The vendor now expects revenue for the fourth quarter in the $30 million to $31 million range -- a bump up from the range of $24 million to $26 million it had quoted earlier. In a statement, Cyan Inc. CEO Mark Floyd said the company has seen greater than expected demand for its Z-Series optical platform for metro and regional 100G and packet applications.
The brightened revenue outlook comes two weeks after Cyan announced it had won a deal from existing customer Windstream Communications Inc. (Nasdaq: WIN) for the Z-Series to be deployed in the carrier's metro and regional networks to help it offer faster broadband to residential and business customers, as well as improve the carrier's ability to compete for data center and cloud connectivity opportunities. (See Windstream Taps Cyan for 100G Upgrade.)
Though Windstream has often been Cyan's biggest revenue contributor on a quarter-to-quarter basis, the December announcement represented an expansion of the vendor's role at Windstream from its previous, smaller role supporting mobile backhaul applications, according to Joe Cumello, vice president of marketing at Cyan.
Cumello tells us that Cyan will further elaborate on the reasons for its change in outlook when the company reports fourth-quarter earnings on Feb. 18. For now, he's dancing around the question of how much the higher revenue projection has to do with the Windstream deal, saying that Cyan saw increased interest "across all markets" for its optical and SDN/NFV products.
Industry analysts are keenly watching Cyan for some progress in converting its numerous SDN/NFV trials into paying contracts.
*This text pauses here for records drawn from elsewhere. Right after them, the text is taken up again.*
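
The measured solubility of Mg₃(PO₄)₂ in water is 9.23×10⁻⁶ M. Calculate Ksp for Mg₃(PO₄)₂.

Mg₃(PO₄)₂(s) ⇌ 3 Mg²⁺(aq) + 2 PO₄³⁻(aq)
For each mole of Mg₃(PO₄)₂ that dissolves per liter, [Mg²⁺] = 3s and [PO₄³⁻] = 2s; let s denote this solubility.
Ksp = [Mg²⁺]^3[PO₄³⁻]^2 = (3s)^3 · (2s)^2 = 108s^5
Ksp = 108 × (9.23×10⁻⁶)^5 = 7.23×10⁻²⁴

Ksp = 7.23×10⁻²⁴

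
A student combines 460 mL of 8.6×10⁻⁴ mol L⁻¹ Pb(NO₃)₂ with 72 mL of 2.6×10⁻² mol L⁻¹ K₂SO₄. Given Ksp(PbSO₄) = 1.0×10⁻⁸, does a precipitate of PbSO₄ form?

The combined volume is 532 mL.
[Pb²⁺] = (8.6×10⁻⁴)(460)/532 = 7.4×10⁻⁴ mol L⁻¹
[SO₄²⁻] = (2.6×10⁻²)(72)/532 = 3.5×10⁻³ mol L⁻¹
Q = [Pb²⁺][SO₄²⁻] = 2.6×10⁻⁶
Since Q (2.6×10⁻⁶) exceeds Ksp (1.0×10⁻⁸), PbSO₄ will precipitate.

Yes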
This week's statement from the company also reiterated CEO Floyd's earlier projection that Cyan will do just that during the first half of this year, but how soon such contract wins will translate into revenue remains to be seen.
"We remain concerned that Tier 1 carriers are notoriously slow-moving, and it might be a few quarters before Blue Planet [Cyan's SDN software platform] could hit the top-line for these Tier 1 opportunities," says George Notter, analyst with Jefferies, in a research note.
Lagging SDN purchasing cycles were part of what drove Cyan to size up new funding options late last year. In December, it announced a sale of Convertible Senior Secured Notes to obtain more than $46 million to be used to support ongoing business operations. (See Cyan to Net $46.6M in Notes Sale and Cyan Seeks Funding in SDN Squeeze.)